Hormel Foods to Pay $550,000 in Back Wages and Will Hire 37 Women to Resolve Violations Of Executive Order 11246

Friday, December 23, 2016
Hormel Foods Corp. has agreed to hire 37 women with retroactive seniority and pay $550,000 in back wages to 403 female job applicants denied entry-level production positions at its Fremont hog-processing facility. The global food manufacturer’s action resolves U.S. Department of Labor findings that the company – a large federal contractor – discriminated in hiring against women in violation of Executive Order 11246.

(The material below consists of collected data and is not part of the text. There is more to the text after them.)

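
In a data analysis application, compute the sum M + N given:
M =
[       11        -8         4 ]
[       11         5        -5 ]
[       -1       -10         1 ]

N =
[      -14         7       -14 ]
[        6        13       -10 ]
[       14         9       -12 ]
M + N =
[       -3        -1       -10 ]
[       17        18       -15 ]
[       13        -1       -11 ]

Matrix addition is elementwise: (M+N)[i][j] = M[i][j] + N[i][j].
  (M+N)[0][0] = (11) + (-14) = -3
  (M+N)[0][1] = (-8) + (7) = -1
  (M+N)[0][2] = (4) + (-14) = -10
  (M+N)[1][0] = (11) + (6) = 17
  (M+N)[1][1] = (5) + (13) = 18
  (M+N)[1][2] = (-5) + (-10) = -15
  (M+N)[2][0] = (-1) + (14) = 13
  (M+N)[2][1] = (-10) + (9) = -1
  (M+N)[2][2] = (1) + (-12) = -11
M + N =
[       -3        -1       -10 ]
[       17        18       -15 ]
[       13        -1       -11 ]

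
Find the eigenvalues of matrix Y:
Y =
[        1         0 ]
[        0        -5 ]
λ = -5, 1

Solve det(Y - λI) = 0. For a 2×2 matrix the characteristic equation is λ² - (trace)λ + det = 0.
trace(Y) = a + d = 1 - 5 = -4.
det(Y) = a*d - b*c = (1)*(-5) - (0)*(0) = -5 - 0 = -5.
Characteristic equation: λ² - (-4)λ + (-5) = 0.
Discriminant = (-4)² - 4*(-5) = 16 + 20 = 36.
λ = (-4 ± √36) / 2 = (-4 ± 6) / 2 = -5, 1.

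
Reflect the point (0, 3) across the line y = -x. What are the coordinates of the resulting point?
(-3, 0)

Reflection across line y = -x: (0, 3) → (-3, 0)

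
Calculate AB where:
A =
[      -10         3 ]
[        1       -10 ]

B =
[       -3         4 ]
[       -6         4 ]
AB =
[       12       -28 ]
[       57       -36 ]

Matrix multiplication: (AB)[i][j] = sum over k of A[i][k] * B[k][j].
  (AB)[0][0] = (-10)*(-3) + (3)*(-6) = 12
  (AB)[0][1] = (-10)*(4) + (3)*(4) = -28
  (AB)[1][0] = (1)*(-3) + (-10)*(-6) = 57
  (AB)[1][1] = (1)*(4) + (-10)*(4) = -36
AB =
[       12       -28 ]
[       57       -36 ]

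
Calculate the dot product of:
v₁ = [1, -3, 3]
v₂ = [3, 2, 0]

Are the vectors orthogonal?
-3, No

The dot product is the sum of products of corresponding components.
v₁·v₂ = (1)*(3) + (-3)*(2) + (3)*(0) = 3 - 6 + 0 = -3.
Two vectors are orthogonal iff their dot product is 0; here the dot product is -3, so the vectors are not orthogonal.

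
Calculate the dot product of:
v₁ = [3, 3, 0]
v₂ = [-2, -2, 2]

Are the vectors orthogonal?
-12, No

The dot product is the sum of products of corresponding components.
v₁·v₂ = (3)*(-2) + (3)*(-2) + (0)*(2) = -6 - 6 + 0 = -12.
Two vectors are orthogonal iff their dot product is 0; here the dot product is -12, so the vectors are not orthogonal.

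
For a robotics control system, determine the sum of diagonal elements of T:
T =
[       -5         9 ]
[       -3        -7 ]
tr(T) = -5 - 7 = -12

The trace of a square matrix is the sum of its diagonal entries.
Diagonal entries of T: T[0][0] = -5, T[1][1] = -7.
tr(T) = -5 - 7 = -12.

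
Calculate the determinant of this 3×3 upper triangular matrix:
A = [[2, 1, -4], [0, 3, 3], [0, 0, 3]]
18

The determinant of a triangular matrix is the product of its diagonal entries (the off-diagonal entries above the diagonal do not affect it).
det(A) = (2) * (3) * (3) = 18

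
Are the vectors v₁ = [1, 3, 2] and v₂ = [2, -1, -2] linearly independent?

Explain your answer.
Yes, linearly independent

Two vectors are linearly dependent iff one is a scalar multiple of the other.
No single scalar k satisfies v₂ = k·v₁ (the ratios of corresponding entries disagree), so v₁ and v₂ are linearly independent.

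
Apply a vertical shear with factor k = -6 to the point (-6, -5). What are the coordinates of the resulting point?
(-6, 31)

Shear matrix for vertical shear with factor k = -6:
[[1, 0], [-6, 1]]
Result: (-6, -5) → (-6, 31)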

The department’s Office of Federal Contract Compliance Programs found Hormel’s selection practices discriminated against qualified female applicants for production positions from February 2008 to February 2009. In a scheduled compliance review, OFCCP also found that the company failed to keep required records related to its hiring practices. While not admitting liability, Hormel agreed to a settlement resolving these findings.

A previous review of Jennie-O Turkey Stores, Inc., a wholly owned subsidiary of Hormel Foods, resulted in a settlement on June 15, 2016 in which Jennie-O agreed to hire 53 women and pay $491,861 in back wages to 339 female applicants denied entry-level jobs at its Willmar, Minnesota, turkey processing plant.

Since the current review began, Hormel and its subsidiaries have received federal contracts as a food supplier to the U.S. departments of Agriculture and Defense. The company produces meat and poultry items – including frozen, refrigerated and shelf-stable products – distributed throughout the country. The Fremont facility processes hogs for various Hormel products.

Based in Austin, Minnesota, Hormel Foods Corp. is a multinational manufacturer and marketer of food and meat products for consumers globally. The company has 14 main manufacturing facilities in the U.S. and 20,000 employees worldwide. Its subsidiaries’ products are sold under the Applegate, Cytosport, Dan’s Prize, Farmer John, Hormel Foods International, Jennie-O and MegaMax Foods brands.

In addition to Executive Order 11246, OFCCP enforces Section 503 of the Rehabilitation Act of 1973 and the Vietnam Era Veterans’ Readjustment Assistance Act of 1974. These laws, as amended, make it illegal for contractors and subcontractors doing business with the federal government to discriminate in employment because of race, color, religion, sex, sexual orientation, gender identity, national origin, disability or status as a protected veteran. In addition, contractors and subcontractors are prohibited from discriminating against applicants or employees because they have inquired about, discussed or disclosed their compensation or that of others, subject to certain limitations.